The woman carefully climbed onto the ring’s top corner buckle. Her opponent balanced just below, hoisted into position by a firm headlock. The woman paused for a moment, listening to the crowd cheer and chant. Then, with one quick motion, the two fell backwards, sending a blur of pleated skirts through the air and onto the hard mat below.
“What the hell did I just see?!” an Australian teenager sitting next to me yelled in excitement. The boy snapped a furious burst of photos, panning his phone around the converted gymnasium that’s home to “Cholitas Wrestling,” Bolivia’s all-female wrestling extravaganza.
Titled after the local slang for the country’s indigenous Aymara and Quecha women, this drama-filled production is probably the best $10 you can spend in the high-altitude capital city of La Paz—and your attendance might do a little good for one of Bolivia’s most overlooked communities.
Cholitas—easily identified by their tiny bowler hats, massive skirts, and colorful petticoats—have long been marginalized as the country’s lowly maids and penniless peasants.

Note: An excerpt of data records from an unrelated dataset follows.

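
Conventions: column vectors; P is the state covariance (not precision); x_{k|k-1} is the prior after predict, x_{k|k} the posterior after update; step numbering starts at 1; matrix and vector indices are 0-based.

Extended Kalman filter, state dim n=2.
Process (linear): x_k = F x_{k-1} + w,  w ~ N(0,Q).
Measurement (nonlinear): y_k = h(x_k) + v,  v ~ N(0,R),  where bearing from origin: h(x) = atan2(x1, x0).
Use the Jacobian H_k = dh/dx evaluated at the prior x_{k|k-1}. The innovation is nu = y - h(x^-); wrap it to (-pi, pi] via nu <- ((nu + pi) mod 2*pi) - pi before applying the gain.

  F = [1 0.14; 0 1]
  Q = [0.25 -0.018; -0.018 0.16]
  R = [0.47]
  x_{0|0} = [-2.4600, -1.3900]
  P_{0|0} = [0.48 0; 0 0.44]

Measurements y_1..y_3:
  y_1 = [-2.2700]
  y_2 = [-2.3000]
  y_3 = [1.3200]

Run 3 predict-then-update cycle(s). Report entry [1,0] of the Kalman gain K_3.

K[1,0] = -0.3287

step 1: x^-=[-2.6546, -1.3900]  P^-=[0.7386 0.0436; 0.0436 0.6000]  H_jac=[0.1548 -0.2956]  S=[0.5362]  K=[0.1892; -0.3183]  nu=[0.3892]  x^+=[-2.5809, -1.5139]  P^+=[0.7194 0.0759; 0.0759 0.5457]
step 2: x^-=[-2.7929, -1.5139]  P^-=[1.0014 0.1343; 0.1343 0.7057]  H_jac=[0.1500 -0.2767]  S=[0.5354]  K=[0.2111; -0.3271]  nu=[0.3449]  x^+=[-2.7201, -1.6267]  P^+=[0.9775 0.1713; 0.1713 0.6484]
step 3: x^-=[-2.9478, -1.6267]  P^-=[1.2882 0.2440; 0.2440 0.8084]  H_jac=[0.1435 -0.2600]  S=[0.5330]  K=[0.2278; -0.3287]  nu=[-2.3258]  x^+=[-3.4775, -0.8621]  P^+=[1.2605 0.2839; 0.2839 0.7508]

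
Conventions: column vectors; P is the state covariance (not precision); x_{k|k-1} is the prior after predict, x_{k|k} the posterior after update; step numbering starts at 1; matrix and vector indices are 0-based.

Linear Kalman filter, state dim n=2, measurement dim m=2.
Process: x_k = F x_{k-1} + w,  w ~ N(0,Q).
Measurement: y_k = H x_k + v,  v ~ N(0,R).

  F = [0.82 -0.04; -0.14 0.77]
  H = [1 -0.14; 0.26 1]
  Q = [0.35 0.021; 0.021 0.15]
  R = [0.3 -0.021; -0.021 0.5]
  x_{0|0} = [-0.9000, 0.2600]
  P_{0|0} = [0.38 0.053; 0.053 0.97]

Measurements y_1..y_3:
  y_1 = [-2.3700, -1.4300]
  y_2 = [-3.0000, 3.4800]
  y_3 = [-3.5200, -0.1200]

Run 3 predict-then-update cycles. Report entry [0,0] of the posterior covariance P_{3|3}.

P_post[0,0] = 0.1765

step 1: x^-=[-0.7484, 0.3262]  P^-=[0.6036 -0.0187; -0.0187 0.7211]  S=[0.9230 0.0169; 0.0169 1.2522]  K=[0.6549 0.1015; -0.1402 0.5739]  nu=[-1.5759, -1.5616]  x^+=[-1.9391, -0.3491]  P^+=[0.1925 -0.0131; -0.0131 0.2933]
step 2: x^-=[-1.5761, 0.0027]  P^-=[0.4808 -0.0185; -0.0185 0.3305]  S=[0.7924 0.0400; 0.0400 0.8534]  K=[0.6051 0.0965; -0.1012 0.3864]  nu=[-1.4235, 3.8871]  x^+=[-2.0623, 1.6485]  P^+=[0.1780 -0.0107; -0.0107 0.1981]
step 3: x^-=[-1.7570, 1.5581]  P^-=[0.4707 -0.0124; -0.0124 0.2733]  S=[0.7795 0.0512; 0.0512 0.7986]  K=[0.5995 0.0993; -0.0875 0.3437]  nu=[-1.5449, -1.2213]  x^+=[-2.8045, 1.2735]  P^+=[0.1765 -0.0088; -0.0088 0.1760]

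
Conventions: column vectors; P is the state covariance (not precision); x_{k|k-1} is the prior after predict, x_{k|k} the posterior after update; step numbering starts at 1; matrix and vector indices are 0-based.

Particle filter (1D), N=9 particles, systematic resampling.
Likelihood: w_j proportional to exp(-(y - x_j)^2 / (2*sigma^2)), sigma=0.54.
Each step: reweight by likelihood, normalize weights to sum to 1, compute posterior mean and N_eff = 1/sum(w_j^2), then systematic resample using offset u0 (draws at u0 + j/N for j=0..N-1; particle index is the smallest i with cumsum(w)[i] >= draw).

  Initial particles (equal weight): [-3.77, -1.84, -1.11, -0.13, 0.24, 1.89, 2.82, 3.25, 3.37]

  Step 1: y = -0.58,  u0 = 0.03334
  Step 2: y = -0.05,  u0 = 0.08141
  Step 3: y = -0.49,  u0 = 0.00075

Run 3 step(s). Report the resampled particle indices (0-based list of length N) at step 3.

resampled_idx = [0, 1, 2, 2, 3, 4, 5, 6, 7]

step 1: w=[0.0000, 0.0385, 0.3621, 0.4142, 0.1851, 0.0000, 0.0000, 0.0000, 0.0000]  mean=-0.4823  Neff=2.9544  idx=[1, 2, 2, 2, 3, 3, 3, 3, 4]
step 2: w=[0.0008, 0.0277, 0.0277, 0.0277, 0.1879, 0.1879, 0.1879, 0.1879, 0.1645]  mean=-0.1518  Neff=5.8609  idx=[3, 4, 5, 5, 6, 6, 7, 8, 8]
step 3: w=[0.0845, 0.1308, 0.1308, 0.1308, 0.1308, 0.1308, 0.1308, 0.0655, 0.0655]  mean=-0.1643  Neff=8.4531  idx=[0, 1, 2, 2, 3, 4, 5, 6, 7]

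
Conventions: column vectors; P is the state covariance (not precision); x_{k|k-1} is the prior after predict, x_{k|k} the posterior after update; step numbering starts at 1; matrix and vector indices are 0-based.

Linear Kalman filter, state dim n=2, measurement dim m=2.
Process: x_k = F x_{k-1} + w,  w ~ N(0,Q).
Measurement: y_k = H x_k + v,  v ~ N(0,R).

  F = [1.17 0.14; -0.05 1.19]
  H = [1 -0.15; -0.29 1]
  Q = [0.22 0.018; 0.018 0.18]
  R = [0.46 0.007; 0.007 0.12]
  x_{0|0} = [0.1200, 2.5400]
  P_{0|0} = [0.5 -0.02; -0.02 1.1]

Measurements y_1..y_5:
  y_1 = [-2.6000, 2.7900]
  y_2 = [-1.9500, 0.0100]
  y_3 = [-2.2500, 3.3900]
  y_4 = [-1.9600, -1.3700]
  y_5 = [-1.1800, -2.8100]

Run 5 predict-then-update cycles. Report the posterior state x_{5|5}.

x_post = [-1.6355, -2.4737]

step 1: x^-=[0.4960, 3.0166]  P^-=[0.9195 0.1443; 0.1443 1.7413]  S=[1.3753 -0.3703; -0.3703 1.8550]  K=[0.6711 0.0680; 0.1708 0.9503]  nu=[-2.6435, -0.0828]  x^+=[-1.2837, 2.4864]  P^+=[0.3253 0.1072; 0.1072 0.1463]
step 2: x^-=[-1.1538, 3.0229]  P^-=[0.7032 0.1718; 0.1718 0.3753]  S=[1.1201 -0.0739; -0.0739 0.4547]  K=[0.6067 0.0280; 0.1520 0.7403]  nu=[-0.3427, -3.3475]  x^+=[-1.4555, 0.4925]  P^+=[0.2931 0.0926; 0.0926 0.1168]
step 3: x^-=[-1.6340, 0.6589]  P^-=[0.6539 0.1486; 0.1486 0.3351]  S=[1.0769 -0.0778; -0.0778 0.4239]  K=[0.5873 0.0110; 0.1430 0.7151]  nu=[-0.5172, 2.2573]  x^+=[-1.9128, 2.1990]  P^+=[0.2834 0.0876; 0.0876 0.1122]
step 4: x^-=[-1.9301, 2.7125]  P^-=[0.6388 0.1415; 0.1415 0.3292]  S=[1.0638 -0.0800; -0.0800 0.4209]  K=[0.5811 0.0064; 0.1401 0.7113]  nu=[0.3770, -4.6422]  x^+=[-1.7410, -0.5369]  P^+=[0.2803 0.0861; 0.0861 0.1113]
step 5: x^-=[-2.1121, -0.5518]  P^-=[0.6340 0.1394; 0.1394 0.3281]  S=[1.0596 -0.0806; -0.0806 0.4205]  K=[0.5790 0.0053; 0.1392 0.7107]  nu=[0.8494, -2.8707]  x^+=[-1.6355, -2.4737]  P^+=[0.2792 0.0857; 0.0857 0.1111]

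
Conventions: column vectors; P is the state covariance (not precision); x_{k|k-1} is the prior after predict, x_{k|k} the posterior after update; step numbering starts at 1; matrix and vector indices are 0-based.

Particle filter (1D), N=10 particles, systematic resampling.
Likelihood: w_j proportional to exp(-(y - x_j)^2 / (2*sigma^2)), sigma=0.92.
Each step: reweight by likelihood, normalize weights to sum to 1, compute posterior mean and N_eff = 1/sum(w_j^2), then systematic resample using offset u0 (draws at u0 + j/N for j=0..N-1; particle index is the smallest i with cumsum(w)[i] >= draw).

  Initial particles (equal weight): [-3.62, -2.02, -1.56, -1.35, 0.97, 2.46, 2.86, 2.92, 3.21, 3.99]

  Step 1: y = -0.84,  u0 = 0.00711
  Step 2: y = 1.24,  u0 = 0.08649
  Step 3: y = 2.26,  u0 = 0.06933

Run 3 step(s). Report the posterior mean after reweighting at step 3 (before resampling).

step 1: w=[0.0048, 0.2006, 0.3362, 0.3916, 0.0659, 0.0007, 0.0001, 0.0001, 0.0000, 0.0000]  mean=-1.4089  Neff=3.2161  idx=[1, 1, 2, 2, 2, 2, 3, 3, 3, 3]
step 2: w=[0.0158, 0.0158, 0.0820, 0.0820, 0.0820, 0.0820, 0.1601, 0.1601, 0.1601, 0.1601]  mean=-1.4401  Neff=7.6978  idx=[2, 3, 5, 6, 6, 7, 8, 8, 9, 9]
step 3: w=[0.0486, 0.0486, 0.0486, 0.1220, 0.1220, 0.1220, 0.1220, 0.1220, 0.1220, 0.1220]  mean=-1.3806  Neff=8.9813  idx=[1, 3, 4, 4, 5, 6, 7, 8, 8, 9]

post_mean = -1.3806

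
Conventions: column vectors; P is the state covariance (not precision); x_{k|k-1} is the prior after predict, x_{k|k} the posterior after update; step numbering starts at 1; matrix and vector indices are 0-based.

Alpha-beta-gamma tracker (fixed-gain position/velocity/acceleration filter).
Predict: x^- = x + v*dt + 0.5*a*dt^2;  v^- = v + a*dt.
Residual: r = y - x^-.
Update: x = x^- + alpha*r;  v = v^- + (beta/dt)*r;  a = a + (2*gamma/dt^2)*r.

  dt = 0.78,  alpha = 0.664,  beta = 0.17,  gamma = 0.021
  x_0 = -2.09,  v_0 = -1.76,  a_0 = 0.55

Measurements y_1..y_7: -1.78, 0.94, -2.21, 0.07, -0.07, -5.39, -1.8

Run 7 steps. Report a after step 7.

step 1: x_pred=-3.2955  r=1.5155  x^+=-2.2892  v^+=-1.0007  a^+=0.6546
step 2: x_pred=-2.8706  r=3.8106  x^+=-0.3404  v^+=0.3404  a^+=0.9177
step 3: x_pred=0.2043  r=-2.4143  x^+=-1.3988  v^+=0.5300  a^+=0.7510
step 4: x_pred=-0.7569  r=0.8269  x^+=-0.2078  v^+=1.2960  a^+=0.8081
step 5: x_pred=1.0489  r=-1.1189  x^+=0.3059  v^+=1.6825  a^+=0.7309
step 6: x_pred=1.8406  r=-7.2306  x^+=-2.9605  v^+=0.6767  a^+=0.2317
step 7: x_pred=-2.3622  r=0.5622  x^+=-1.9889  v^+=0.9799  a^+=0.2705

a_post = 0.2705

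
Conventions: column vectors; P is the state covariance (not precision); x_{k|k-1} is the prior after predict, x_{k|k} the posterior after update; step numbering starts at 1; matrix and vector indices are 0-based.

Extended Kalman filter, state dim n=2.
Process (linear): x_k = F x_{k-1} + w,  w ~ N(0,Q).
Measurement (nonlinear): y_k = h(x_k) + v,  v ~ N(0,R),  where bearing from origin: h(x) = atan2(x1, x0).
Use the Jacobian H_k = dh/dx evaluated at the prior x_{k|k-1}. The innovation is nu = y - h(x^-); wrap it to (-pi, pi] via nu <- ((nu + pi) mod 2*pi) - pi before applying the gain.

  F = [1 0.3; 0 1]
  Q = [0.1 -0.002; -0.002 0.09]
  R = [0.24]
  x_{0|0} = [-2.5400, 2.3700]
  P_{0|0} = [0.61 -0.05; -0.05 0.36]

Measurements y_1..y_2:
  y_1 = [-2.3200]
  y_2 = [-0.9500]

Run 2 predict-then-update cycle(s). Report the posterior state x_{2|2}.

x_post = [-3.9394, 0.3748]

step 1: x^-=[-1.8290, 2.3700]  P^-=[0.7124 0.0560; 0.0560 0.4500]  H_jac=[-0.2644 -0.2041]  S=[0.3146]  K=[-0.6351; -0.3390]  nu=[1.7351]  x^+=[-2.9311, 1.7818]  P^+=[0.5855 -0.0117; -0.0117 0.4138]
step 2: x^-=[-2.3965, 1.7818]  P^-=[0.7157 0.1104; 0.1104 0.5038]  H_jac=[-0.1998 -0.2687]  S=[0.3168]  K=[-0.5450; -0.4970]  nu=[2.8309]  x^+=[-3.9394, 0.3748]  P^+=[0.6216 0.0246; 0.0246 0.4256]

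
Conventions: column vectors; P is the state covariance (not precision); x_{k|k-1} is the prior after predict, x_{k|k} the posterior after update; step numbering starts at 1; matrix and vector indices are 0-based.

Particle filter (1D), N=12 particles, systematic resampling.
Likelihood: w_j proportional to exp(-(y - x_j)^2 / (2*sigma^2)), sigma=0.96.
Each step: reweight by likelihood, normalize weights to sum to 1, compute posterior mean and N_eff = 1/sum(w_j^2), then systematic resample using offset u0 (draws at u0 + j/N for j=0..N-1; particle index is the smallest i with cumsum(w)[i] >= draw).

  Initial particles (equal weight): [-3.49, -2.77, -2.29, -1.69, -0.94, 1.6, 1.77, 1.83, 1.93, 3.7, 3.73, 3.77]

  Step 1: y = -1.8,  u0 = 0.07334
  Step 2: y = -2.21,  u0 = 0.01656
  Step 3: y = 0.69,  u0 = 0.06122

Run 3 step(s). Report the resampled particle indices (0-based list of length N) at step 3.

step 1: w=[0.0632, 0.1788, 0.2615, 0.2959, 0.1994, 0.0006, 0.0003, 0.0002, 0.0002, 0.0000, 0.0000, 0.0000]  mean=-2.0000  Neff=4.3173  idx=[1, 1, 1, 2, 2, 2, 3, 3, 3, 4, 4, 4]
step 2: w=[0.0901, 0.0901, 0.0901, 0.1065, 0.1065, 0.1065, 0.0922, 0.0922, 0.0922, 0.0445, 0.0445, 0.0445]  mean=-2.0734  Neff=11.1321  idx=[0, 1, 2, 2, 3, 4, 5, 6, 7, 7, 8, 10]
step 3: w=[0.0033, 0.0033, 0.0033, 0.0033, 0.0179, 0.0179, 0.0179, 0.1024, 0.1024, 0.1024, 0.1024, 0.5234]  mean=-1.3441  Neff=3.1554  idx=[6, 7, 8, 9, 10, 11, 11, 11, 11, 11, 11, 11]

resampled_idx = [6, 7, 8, 9, 10, 11, 11, 11, 11, 11, 11, 11]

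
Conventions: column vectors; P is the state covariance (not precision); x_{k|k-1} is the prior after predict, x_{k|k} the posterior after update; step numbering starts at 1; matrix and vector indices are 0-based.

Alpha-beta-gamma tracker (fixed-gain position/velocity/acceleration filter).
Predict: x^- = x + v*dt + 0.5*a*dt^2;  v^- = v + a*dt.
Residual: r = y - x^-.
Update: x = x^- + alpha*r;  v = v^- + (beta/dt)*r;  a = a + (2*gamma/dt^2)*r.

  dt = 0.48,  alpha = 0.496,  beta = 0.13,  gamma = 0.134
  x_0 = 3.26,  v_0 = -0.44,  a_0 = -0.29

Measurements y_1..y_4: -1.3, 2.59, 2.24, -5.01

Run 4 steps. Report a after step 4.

step 1: x_pred=3.0154  r=-4.3154  x^+=0.8750  v^+=-1.7480  a^+=-5.3096
step 2: x_pred=-0.5757  r=3.1657  x^+=0.9945  v^+=-3.4392  a^+=-1.6273
step 3: x_pred=-0.8438  r=3.0838  x^+=0.6858  v^+=-3.3851  a^+=1.9598
step 4: x_pred=-0.7133  r=-4.2967  x^+=-2.8445  v^+=-3.6081  a^+=-3.0381

a_post = -3.0381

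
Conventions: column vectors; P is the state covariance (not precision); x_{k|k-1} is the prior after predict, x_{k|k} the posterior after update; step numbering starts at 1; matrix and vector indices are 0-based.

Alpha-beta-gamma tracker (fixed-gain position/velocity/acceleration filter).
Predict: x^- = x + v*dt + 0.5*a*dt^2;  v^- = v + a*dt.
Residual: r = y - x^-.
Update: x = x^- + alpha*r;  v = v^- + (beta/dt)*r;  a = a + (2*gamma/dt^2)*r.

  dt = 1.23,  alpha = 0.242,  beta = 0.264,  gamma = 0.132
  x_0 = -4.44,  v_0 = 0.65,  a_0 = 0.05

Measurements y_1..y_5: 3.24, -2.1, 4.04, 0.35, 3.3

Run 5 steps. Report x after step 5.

x_post = 7.5075

step 1: x_pred=-3.6027  r=6.8427  x^+=-1.9467  v^+=2.1802  a^+=1.2440
step 2: x_pred=1.6759  r=-3.7759  x^+=0.7621  v^+=2.8999  a^+=0.5851
step 3: x_pred=4.7717  r=-0.7317  x^+=4.5946  v^+=3.4626  a^+=0.4575
step 4: x_pred=9.1996  r=-8.8496  x^+=7.0580  v^+=2.1259  a^+=-1.0868
step 5: x_pred=8.8507  r=-5.5507  x^+=7.5075  v^+=-0.4023  a^+=-2.0554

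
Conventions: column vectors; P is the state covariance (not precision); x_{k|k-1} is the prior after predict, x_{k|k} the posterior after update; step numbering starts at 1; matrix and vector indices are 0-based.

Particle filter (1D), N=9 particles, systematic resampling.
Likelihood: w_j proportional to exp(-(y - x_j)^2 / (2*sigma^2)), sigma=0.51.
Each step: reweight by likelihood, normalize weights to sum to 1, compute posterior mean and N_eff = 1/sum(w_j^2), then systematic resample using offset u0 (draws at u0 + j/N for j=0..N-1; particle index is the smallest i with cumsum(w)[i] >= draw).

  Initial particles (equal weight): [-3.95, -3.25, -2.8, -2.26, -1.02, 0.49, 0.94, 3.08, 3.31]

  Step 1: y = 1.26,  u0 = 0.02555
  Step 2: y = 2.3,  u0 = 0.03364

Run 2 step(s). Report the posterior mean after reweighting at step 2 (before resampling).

step 1: w=[0.0000, 0.0000, 0.0000, 0.0000, 0.0000, 0.2798, 0.7184, 0.0015, 0.0003]  mean=0.8179  Neff=1.6825  idx=[5, 5, 5, 6, 6, 6, 6, 6, 6]
step 2: w=[0.0104, 0.0104, 0.0104, 0.1615, 0.1615, 0.1615, 0.1615, 0.1615, 0.1615]  mean=0.9260  Neff=6.3796  idx=[3, 3, 4, 5, 5, 6, 7, 7, 8]

post_mean = 0.9260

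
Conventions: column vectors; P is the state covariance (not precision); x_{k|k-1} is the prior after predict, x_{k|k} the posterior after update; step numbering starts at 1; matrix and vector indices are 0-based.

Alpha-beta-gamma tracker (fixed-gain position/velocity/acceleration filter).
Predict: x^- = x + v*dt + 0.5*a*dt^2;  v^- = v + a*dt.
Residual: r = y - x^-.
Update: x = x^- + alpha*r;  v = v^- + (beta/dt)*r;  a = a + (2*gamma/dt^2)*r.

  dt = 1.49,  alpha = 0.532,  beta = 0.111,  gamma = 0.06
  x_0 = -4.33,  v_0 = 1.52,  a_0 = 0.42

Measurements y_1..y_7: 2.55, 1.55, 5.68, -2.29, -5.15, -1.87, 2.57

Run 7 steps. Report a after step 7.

step 1: x_pred=-1.5990  r=4.1490  x^+=0.6083  v^+=2.4549  a^+=0.6443
step 2: x_pred=4.9812  r=-3.4312  x^+=3.1558  v^+=3.1592  a^+=0.4588
step 3: x_pred=8.3723  r=-2.6923  x^+=6.9400  v^+=3.6423  a^+=0.3133
step 4: x_pred=12.7147  r=-15.0047  x^+=4.7322  v^+=2.9912  a^+=-0.4978
step 5: x_pred=8.6366  r=-13.7866  x^+=1.3021  v^+=1.2225  a^+=-1.2429
step 6: x_pred=1.7439  r=-3.6139  x^+=-0.1787  v^+=-0.8987  a^+=-1.4383
step 7: x_pred=-3.1143  r=5.6843  x^+=-0.0903  v^+=-2.6183  a^+=-1.1310

a_post = -1.1310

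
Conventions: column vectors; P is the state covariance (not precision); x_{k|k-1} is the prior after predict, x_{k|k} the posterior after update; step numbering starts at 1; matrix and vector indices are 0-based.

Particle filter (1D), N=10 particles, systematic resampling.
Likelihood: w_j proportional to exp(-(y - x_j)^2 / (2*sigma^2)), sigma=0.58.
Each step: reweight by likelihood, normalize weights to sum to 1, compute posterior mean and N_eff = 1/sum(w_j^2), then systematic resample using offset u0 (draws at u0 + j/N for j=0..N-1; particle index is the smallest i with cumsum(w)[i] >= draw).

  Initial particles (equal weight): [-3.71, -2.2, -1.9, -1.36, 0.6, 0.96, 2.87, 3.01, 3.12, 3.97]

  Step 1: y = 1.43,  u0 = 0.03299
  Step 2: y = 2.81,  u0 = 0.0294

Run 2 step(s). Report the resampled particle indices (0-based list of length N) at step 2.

resampled_idx = [7, 9, 9, 9, 9, 9, 9, 9, 9, 9]

step 1: w=[0.0000, 0.0000, 0.0000, 0.0000, 0.3086, 0.6186, 0.0394, 0.0210, 0.0123, 0.0001]  mean=0.9940  Neff=2.0830  idx=[4, 4, 4, 5, 5, 5, 5, 5, 5, 6]
step 2: w=[0.0007, 0.0007, 0.0007, 0.0060, 0.0060, 0.0060, 0.0060, 0.0060, 0.0060, 0.9621]  mean=2.7969  Neff=1.0801  idx=[7, 9, 9, 9, 9, 9, 9, 9, 9, 9]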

Ostracized for generations, cholitas were routinely denied entry into some restaurants and even banned from using certain types of public transportation.
Over the last 10 years or so, however, these proud women have begun to reassert their identities and the unique role they play in Bolivian culture. The rise and popularity of cholitas wrestling has coincided with the administration of Evo Morales, the country’s first indigenous president who was elected in 2005.
And when it comes to wrestling, they put on a one of a kind show.
“We combined the Mexican lucha libre wrestling tradition with our own Bolivian style,” Denys Sanjines told me. Sanjines trademarked the “Cholitas Wrestling” name in 2005 and organizes visits to the twice weekly show via her travel agency Andean Secrets.
The show itself is hosted in the nearby sprawling suburb of El Alto. While part of the larger La Paz metropolitan area, El Alto is a city in its own right, boasting a population of nearly one million.
Although Cholitas Wrestling won’t be competing with the WWE anytime soon—Sanjines said there are only about 20 amateur wrestlers ranging in age from early twenties to forties in their stable of regular performers—the crowds don’t seem to mind.
“We love it. We’ve never seen anything like it,” a freshly married American couple told me as we watched two women—decked out in all their traditional glittering garb—trade a series of blows.
Suddenly, one of the cholitas produced a blue packing crate from under the ring and smashed it over the other’s back.
“So you came to see Bolivian women wrestle... for your honeymoon?” I asked, directing my question a little more toward the new bride.
“Well, we’ve been lots of places in the last few weeks, but yeah, this is part of it,” she smiled back.
As Sunday afternoon turned into Sunday night, the roughly 200-person crowd grew increasingly rowdy. Equally divided between locals and tourists, the attendees tossed bags of uneaten popcorn and empty water bottles at the performers below.
The audience was egged on by a referee playing the classic wrestling role of a “heel.”
The ref had teamed up with the leader of the cholitas—a nunchuck wielding fighter known as Juanita the Affectionate—to help spin a young wrestler around by the braids of her dark black hair. The girl shot out in pain as the audience gasped.
A few moments later though the young heroine had pinned Juanita and the referee was forced to declare her the bout’s winner. She climbed back onto the same corner buckle and waved to the crowd triumphantly, a thin sheet of sweat coating her rosy cheeks.
With the match over, the wrestlers gathered in front of a pop-up banner and took turns posing for pictures with the audience. The Australian teenager sitting next to me was one of the first in line for a photo. He promptly produced a selfie-stick and fake winced as Juanita, the match’s loser, stuck her curled fist next to his chin. Behind him were dozens more people giddy for their chance to pose next to the fighting cholitas.
No longer marginalized as simple low class laborers, these cholitas had turned themselves into La Paz’s most sought after local celebrities. And for that, it was clear they were all winners.